Matter flows and balances in urban vegetable gardens of Bobo Dioulasso, Burkina Faso (West Africa)

Many efforts are undertaken for sustaining urban agriculture in African cities. This study therefore investigated nutrient management practices in urban vegetable gardens of Bobo Dioulasso, Burkina Faso (West Africa). Nitrogen (N), phosphorus (P), potassium (K), and carbon (C) fluxes were quantified and nutrient balances calculated for three gardens representing the typical commercial gardening + field crops and livestock system (cGCL) and three gardens representing the commercial gardening + semi-commercial field crop system (cGscC). Nutrient and C balances were similarly positive in both production systems reaching annual averages of 688 kg N ha -1, 251 kg P ha-1 yr-1, 189 kg K ha-1, and 31 t C ha-1. Inputs in all gardens exceeded the amounts recommended by the extension service.

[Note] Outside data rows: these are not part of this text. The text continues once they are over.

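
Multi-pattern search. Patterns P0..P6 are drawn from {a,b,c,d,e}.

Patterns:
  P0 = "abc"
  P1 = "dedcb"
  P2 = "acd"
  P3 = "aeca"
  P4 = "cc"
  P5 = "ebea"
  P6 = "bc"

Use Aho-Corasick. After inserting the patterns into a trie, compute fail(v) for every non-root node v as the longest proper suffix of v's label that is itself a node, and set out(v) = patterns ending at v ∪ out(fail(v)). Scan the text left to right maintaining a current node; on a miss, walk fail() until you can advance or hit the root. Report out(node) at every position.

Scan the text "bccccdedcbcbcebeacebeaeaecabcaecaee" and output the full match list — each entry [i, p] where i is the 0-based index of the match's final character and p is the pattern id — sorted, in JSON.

Build:
Trie (insert patterns):
  0='ε' goto a→1 b→20 c→14 d→4 e→16
  1='a' goto b→2 c→9 e→11
  2='ab' goto c→3
  3='abc' goto ·  [P0 ends]
  4='d' goto e→5
  5='de' goto d→6
  6='ded' goto c→7
  7='dedc' goto b→8
  8='dedcb' goto ·  [P1 ends]
  9='ac' goto d→10
  10='acd' goto ·  [P2 ends]
  11='ae' goto c→12
  12='aec' goto a→13
  13='aeca' goto ·  [P3 ends]
  14='c' goto c→15
  15='cc' goto ·  [P4 ends]
  16='e' goto b→17
  17='eb' goto e→18
  18='ebe' goto a→19
  19='ebea' goto ·  [P5 ends]
  20='b' goto c→21
  21='bc' goto ·  [P6 ends]

BFS fail/out derivation:
  n1('a'): parent n0 fail=0; on 'a' 0 → fail=0;  out ∅∪∅=∅
  n4('d'): parent n0 fail=0; on 'd' 0 → fail=0;  out ∅∪∅=∅
  n14('c'): parent n0 fail=0; on 'c' 0 → fail=0;  out ∅∪∅=∅
  n16('e'): parent n0 fail=0; on 'e' 0 → fail=0;  out ∅∪∅=∅
  n20('b'): parent n0 fail=0; on 'b' 0 → fail=0;  out ∅∪∅=∅
  n2('ab'): parent n1 fail=0; on 'b' 0 → fail=20;  out ∅∪∅=∅
  n5('de'): parent n4 fail=0; on 'e' 0 → fail=16;  out ∅∪∅=∅
  n9('ac'): parent n1 fail=0; on 'c' 0 → fail=14;  out ∅∪∅=∅
  n11('ae'): parent n1 fail=0; on 'e' 0 → fail=16;  out ∅∪∅=∅
  n15('cc'): parent n14 fail=0; on 'c' 0 → fail=14;  out {4}∪∅={4}
  n17('eb'): parent n16 fail=0; on 'b' 0 → fail=20;  out ∅∪∅=∅
  n21('bc'): parent n20 fail=0; on 'c' 0 → fail=14;  out {6}∪∅={6}
  n3('abc'): parent n2 fail=20; on 'c' 20 → fail=21;  out {0}∪{6}={0,6}
  n6('ded'): parent n5 fail=16; on 'd' 16→0 → fail=4;  out ∅∪∅=∅
  n10('acd'): parent n9 fail=14; on 'd' 14→0 → fail=4;  out {2}∪∅={2}
  n12('aec'): parent n11 fail=16; on 'c' 16→0 → fail=14;  out ∅∪∅=∅
  n18('ebe'): parent n17 fail=20; on 'e' 20→0 → fail=16;  out ∅∪∅=∅
  n7('dedc'): parent n6 fail=4; on 'c' 4→0 → fail=14;  out ∅∪∅=∅
  n13('aeca'): parent n12 fail=14; on 'a' 14→0 → fail=1;  out {3}∪∅={3}
  n19('ebea'): parent n18 fail=16; on 'a' 16→0 → fail=1;  out {5}∪∅={5}
  n8('dedcb'): parent n7 fail=14; on 'b' 14→0 → fail=20;  out {1}∪∅={1}

Run:
i=0 'b': node 0→20
i=1 'c': node 20→21  ** P6@[0:1]
i=2 'c': node 21→15 (fail-walked)  ** P4@[1:2]
i=3 'c': node 15→15 (fail-walked)  ** P4@[2:3]
i=4 'c': node 15→15 (fail-walked)  ** P4@[3:4]
i=5 'd': node 15→4 (fail-walked)
i=6 'e': node 4→5
i=7 'd': node 5→6
i=8 'c': node 6→7
i=9 'b': node 7→8  ** P1@[5:9]
i=10 'c': node 8→21 (fail-walked)  ** P6@[9:10]
i=11 'b': node 21→20 (fail-walked)
i=12 'c': node 20→21  ** P6@[11:12]
i=13 'e': node 21→16 (fail-walked)
i=14 'b': node 16→17
i=15 'e': node 17→18
i=16 'a': node 18→19  ** P5@[13:16]
i=17 'c': node 19→9 (fail-walked)
i=18 'e': node 9→16 (fail-walked)
i=19 'b': node 16→17
i=20 'e': node 17→18
i=21 'a': node 18→19  ** P5@[18:21]
i=22 'e': node 19→11 (fail-walked)
i=23 'a': node 11→1 (fail-walked)
i=24 'e': node 1→11
i=25 'c': node 11→12
i=26 'a': node 12→13  ** P3@[23:26]
i=27 'b': node 13→2 (fail-walked)
i=28 'c': node 2→3  ** P0@[26:28],P6@[27:28]
i=29 'a': node 3→1 (fail-walked)
i=30 'e': node 1→11
i=31 'c': node 11→12
i=32 'a': node 12→13  ** P3@[29:32]
i=33 'e': node 13→11 (fail-walked)
i=34 'e': node 11→16 (fail-walked)

All matches (sorted): [[1,6],[2,4],[3,4],[4,4],[9,1],[10,6],[12,6],[16,5],[21,5],[26,3],[28,0],[28,6],[32,3]]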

Gaseous emissions of N and C represented important pathways of N and C losses. The highest emission rates occurred during the hottest periods of the day and the peaks were observed after fertilizer applications. Management recommendations should be geared towards increasing nutrient use efficiencies by better tailoring nutrient availability to crop demand and adjusted fertilization techniques to mitigate N losses.